Friend of MLK to share experiences in civil rights movement

Harry Belafonte worked with MLK during the Birmingham Campaign and has continued to work on civil rights issues around the globe. SPECIAL TO THE ORACLE

In 1963, entertainer Harry Belafonte helped raise money for the Birmingham Campaign with Martin Luther King Jr. He organized a committee to fundraise to continue the civil rights movement while MLK was held in Birmingham jail, according to Stanford University.

As part of a week celebrating MLK, Belafonte will speak Tuesday at the Marshall Student Center Ballroom as this semester’s first speaker for the University Lecture Series.

He currently travels the world fighting for social righteousness, talking about the Black Lives Matter movement, U.S. foreign policy and humanitarianism in Africa. However, Belafonte has far more than just activism on his resume.

Belafonte was the first black performer to win to win a Tony Award in 1959, as well as the first to win an Emmy award in 1960.

Aside from his many achievements in both fields, Belafonte’s known for his open opinions on social justice and politics. In 1960, he appeared in a campaign commercial for John F. Kennedy, a presidential Democratic candidate, who then named Belafonte as a cultural adviser for the Peace Corps.

In an interview by the PBS NewsHour, Belafonte talked about the advent of his activism.

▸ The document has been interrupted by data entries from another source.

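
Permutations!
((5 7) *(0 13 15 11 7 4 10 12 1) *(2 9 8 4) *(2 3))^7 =(0 2)(1 3)(4 11)(5 12)(7 10)(8 15)(9 13) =((0 13 15 11 7 5 3 2 9 8 4 10 12 1))^7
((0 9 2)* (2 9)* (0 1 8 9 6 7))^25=(0 9 2 6 1 7 8)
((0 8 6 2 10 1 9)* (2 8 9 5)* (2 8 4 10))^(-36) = (10)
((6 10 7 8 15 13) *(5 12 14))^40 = (5 12 14)(6 15 7)(8 10 13)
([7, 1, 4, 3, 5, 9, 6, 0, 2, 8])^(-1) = [7, 1, 8, 3, 2, 4, 6, 0, 9, 5]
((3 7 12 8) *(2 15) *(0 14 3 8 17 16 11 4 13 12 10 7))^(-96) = ((0 14 3)(2 15)(4 13 12 17 16 11)(7 10))^(-96) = (17)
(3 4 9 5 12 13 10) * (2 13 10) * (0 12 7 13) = (0 12 10 3 4 9 5 7 13 2) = [12, 1, 0, 4, 9, 7, 6, 13, 8, 5, 3, 11, 10, 2]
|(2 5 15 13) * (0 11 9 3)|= 4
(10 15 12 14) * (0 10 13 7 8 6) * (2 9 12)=[10, 1, 9, 3, 4, 5, 0, 8, 6, 12, 15, 11, 14, 7, 13, 2]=(0 10 15 2 9 12 14 13 7 8 6)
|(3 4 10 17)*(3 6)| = |(3 4 10 17 6)| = 5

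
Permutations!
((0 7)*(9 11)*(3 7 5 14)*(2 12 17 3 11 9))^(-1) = ((0 5 14 11 2 12 17 3 7))^(-1) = (0 7 3 17 12 2 11 14 5)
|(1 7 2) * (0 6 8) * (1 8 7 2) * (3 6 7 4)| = |(0 7 1 2 8)(3 6 4)| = 15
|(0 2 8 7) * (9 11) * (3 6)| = |(0 2 8 7)(3 6)(9 11)| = 4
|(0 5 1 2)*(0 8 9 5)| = 5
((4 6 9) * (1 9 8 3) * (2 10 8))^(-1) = ((1 9 4 6 2 10 8 3))^(-1) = (1 3 8 10 2 6 4 9)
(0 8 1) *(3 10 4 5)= (0 8 1)(3 10 4 5)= [8, 0, 2, 10, 5, 3, 6, 7, 1, 9, 4]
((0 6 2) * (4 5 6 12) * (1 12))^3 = ((0 1 12 4 5 6 2))^3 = (0 4 2 12 6 1 5)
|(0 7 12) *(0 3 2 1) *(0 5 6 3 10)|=|(0 7 12 10)(1 5 6 3 2)|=20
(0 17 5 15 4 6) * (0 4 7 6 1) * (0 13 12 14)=(0 17 5 15 7 6 4 1 13 12 14)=[17, 13, 2, 3, 1, 15, 4, 6, 8, 9, 10, 11, 14, 12, 0, 7, 16, 5]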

“I was an activist who became an artist and my activism really started the day of my birth, born from immigrant parents in New York City on March 1, 1927,” Belafonte said. “My mother was overwhelmed by America.”

He said his mother had come to America with hopes and dreams that were never fulfilled and that sentiment fueled his motivation to become involved with social activism.

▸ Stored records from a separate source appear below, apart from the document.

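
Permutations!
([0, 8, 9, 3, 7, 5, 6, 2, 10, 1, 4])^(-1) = [0, 9, 7, 3, 10, 5, 6, 4, 1, 2, 8]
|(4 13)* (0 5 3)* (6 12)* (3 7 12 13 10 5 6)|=9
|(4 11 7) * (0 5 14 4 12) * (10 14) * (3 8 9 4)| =11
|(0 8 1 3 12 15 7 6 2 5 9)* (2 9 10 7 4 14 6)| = |(0 8 1 3 12 15 4 14 6 9)(2 5 10 7)| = 20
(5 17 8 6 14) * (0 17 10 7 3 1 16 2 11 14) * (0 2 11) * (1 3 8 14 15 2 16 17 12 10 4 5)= (0 12 10 7 8 6 16 11 15 2)(1 17 14)(4 5)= [12, 17, 0, 3, 5, 4, 16, 8, 6, 9, 7, 15, 10, 13, 1, 2, 11, 14]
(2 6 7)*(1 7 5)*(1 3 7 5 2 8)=(1 5 3 7 8)(2 6)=[0, 5, 6, 7, 4, 3, 2, 8, 1]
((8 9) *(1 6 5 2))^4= (9)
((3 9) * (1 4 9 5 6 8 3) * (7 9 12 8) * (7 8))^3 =(1 7 4 9 12)(3 8 6 5)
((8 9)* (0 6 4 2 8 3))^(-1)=(0 3 9 8 2 4 6)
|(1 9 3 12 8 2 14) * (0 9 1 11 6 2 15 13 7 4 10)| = |(0 9 3 12 8 15 13 7 4 10)(2 14 11 6)| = 20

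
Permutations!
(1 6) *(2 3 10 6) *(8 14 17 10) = (1 2 3 8 14 17 10 6) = [0, 2, 3, 8, 4, 5, 1, 7, 14, 9, 6, 11, 12, 13, 17, 15, 16, 10]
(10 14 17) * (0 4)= (0 4)(10 14 17)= [4, 1, 2, 3, 0, 5, 6, 7, 8, 9, 14, 11, 12, 13, 17, 15, 16, 10]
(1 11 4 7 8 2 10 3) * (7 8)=[0, 11, 10, 1, 8, 5, 6, 7, 2, 9, 3, 4]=(1 11 4 8 2 10 3)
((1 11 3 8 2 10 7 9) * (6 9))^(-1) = ((1 11 3 8 2 10 7 6 9))^(-1) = (1 9 6 7 10 2 8 3 11)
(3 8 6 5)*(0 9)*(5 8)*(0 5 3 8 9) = (5 8 6 9) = [0, 1, 2, 3, 4, 8, 9, 7, 6, 5]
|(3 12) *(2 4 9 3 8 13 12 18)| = 15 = |(2 4 9 3 18)(8 13 12)|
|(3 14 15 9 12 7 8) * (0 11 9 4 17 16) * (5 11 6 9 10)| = |(0 6 9 12 7 8 3 14 15 4 17 16)(5 11 10)| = 12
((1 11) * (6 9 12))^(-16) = (6 12 9)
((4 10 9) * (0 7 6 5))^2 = (0 6)(4 9 10)(5 7)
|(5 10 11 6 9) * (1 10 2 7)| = 8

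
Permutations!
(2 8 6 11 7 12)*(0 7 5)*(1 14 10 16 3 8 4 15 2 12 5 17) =(0 7 5)(1 14 10 16 3 8 6 11 17)(2 4 15) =[7, 14, 4, 8, 15, 0, 11, 5, 6, 9, 16, 17, 12, 13, 10, 2, 3, 1]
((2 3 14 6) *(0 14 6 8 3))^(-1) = (0 2 6 3 8 14)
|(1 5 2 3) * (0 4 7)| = |(0 4 7)(1 5 2 3)| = 12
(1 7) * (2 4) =(1 7)(2 4) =[0, 7, 4, 3, 2, 5, 6, 1]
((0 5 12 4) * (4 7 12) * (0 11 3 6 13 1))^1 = ((0 5 4 11 3 6 13 1)(7 12))^1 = (0 5 4 11 3 6 13 1)(7 12)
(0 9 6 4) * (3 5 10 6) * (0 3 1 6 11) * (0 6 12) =[9, 12, 2, 5, 3, 10, 4, 7, 8, 1, 11, 6, 0] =(0 9 1 12)(3 5 10 11 6 4)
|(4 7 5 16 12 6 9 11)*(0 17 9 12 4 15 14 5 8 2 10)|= 26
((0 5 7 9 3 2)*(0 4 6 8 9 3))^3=((0 5 7 3 2 4 6 8 9))^3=(0 3 6)(2 8 5)(4 9 7)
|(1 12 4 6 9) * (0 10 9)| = |(0 10 9 1 12 4 6)| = 7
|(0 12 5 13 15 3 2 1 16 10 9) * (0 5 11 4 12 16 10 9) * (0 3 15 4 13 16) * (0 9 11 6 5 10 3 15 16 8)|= |(0 9 10 15 16 11 13 4 12 6 5 8)(1 3 2)|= 12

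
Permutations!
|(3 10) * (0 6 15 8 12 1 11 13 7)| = 18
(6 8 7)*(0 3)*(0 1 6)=[3, 6, 2, 1, 4, 5, 8, 0, 7]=(0 3 1 6 8 7)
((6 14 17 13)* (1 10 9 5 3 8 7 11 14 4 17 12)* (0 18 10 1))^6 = (0 8 18 7 10 11 9 14 5 12 3)(4 13)(6 17)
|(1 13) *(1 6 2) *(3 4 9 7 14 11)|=12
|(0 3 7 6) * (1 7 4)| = 6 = |(0 3 4 1 7 6)|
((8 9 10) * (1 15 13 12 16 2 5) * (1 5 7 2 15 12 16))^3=((1 12)(2 7)(8 9 10)(13 16 15))^3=(16)(1 12)(2 7)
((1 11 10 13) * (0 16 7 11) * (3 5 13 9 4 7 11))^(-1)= ((0 16 11 10 9 4 7 3 5 13 1))^(-1)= (0 1 13 5 3 7 4 9 10 11 16)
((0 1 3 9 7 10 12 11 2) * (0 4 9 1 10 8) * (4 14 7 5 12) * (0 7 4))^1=(0 10)(1 3)(2 14 4 9 5 12 11)(7 8)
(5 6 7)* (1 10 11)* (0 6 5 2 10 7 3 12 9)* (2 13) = (0 6 3 12 9)(1 7 13 2 10 11) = [6, 7, 10, 12, 4, 5, 3, 13, 8, 0, 11, 1, 9, 2]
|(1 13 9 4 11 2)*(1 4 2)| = |(1 13 9 2 4 11)| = 6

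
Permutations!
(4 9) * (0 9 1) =(0 9 4 1) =[9, 0, 2, 3, 1, 5, 6, 7, 8, 4]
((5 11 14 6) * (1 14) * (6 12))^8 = (1 12 5)(6 11 14)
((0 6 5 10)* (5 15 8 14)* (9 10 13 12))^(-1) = ((0 6 15 8 14 5 13 12 9 10))^(-1) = (0 10 9 12 13 5 14 8 15 6)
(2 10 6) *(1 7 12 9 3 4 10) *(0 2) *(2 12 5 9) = (0 12 2 1 7 5 9 3 4 10 6) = [12, 7, 1, 4, 10, 9, 0, 5, 8, 3, 6, 11, 2]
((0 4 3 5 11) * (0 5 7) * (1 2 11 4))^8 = (11)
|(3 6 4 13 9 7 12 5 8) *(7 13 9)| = 9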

After attending George Washington High School, he joined the Navy, fighting in World War II.

By the end of the 1940, he fell in love with acting and he started taking acting classes at the Dramatic Workshop of The New School in New York.

“What attracted me to the arts was the fact that I saw theater as a social force, as a political force,” Belafonte said. “I kind of felt that art was a powerful tool and that’s what I should be doing with mine.”

As for his acting career, “Bright Road” was his first film role in 1953. He was also given the New York Film Critics Circle Award for Best Supporting Actor for his performance in “Kansas City” in 1996.

He launched his first record label in 1949. As time passed, he began exploring new genres. He recorded blues, protest songs, Caribbean calypso, gospel, folk and show tunes. Belafonte has won many music awards throughout his life, including six gold records.

Belafonte often used his success in both fields to give his social activism more power. He was awarded the American National Medal of the Arts by the National Endowment of the Arts in Washington, D.C. in 1994. At the American Civil Liberties Union (ACLU) of Northern California’s annual Bill of Rights Day Celebration in December 2007, Belafonte gave the keynote address and was awarded the Chief Justice Earl Warren Civil Liberties Award.

Active USF students may pre-register for tickets at while supplies last. Non-USF students who wish to attend will be admitted on a first-come, first-served basis the day of the event until capacity is reached.

Check-in will begin at 5:30 p.m and doors open at 7:30 p.m.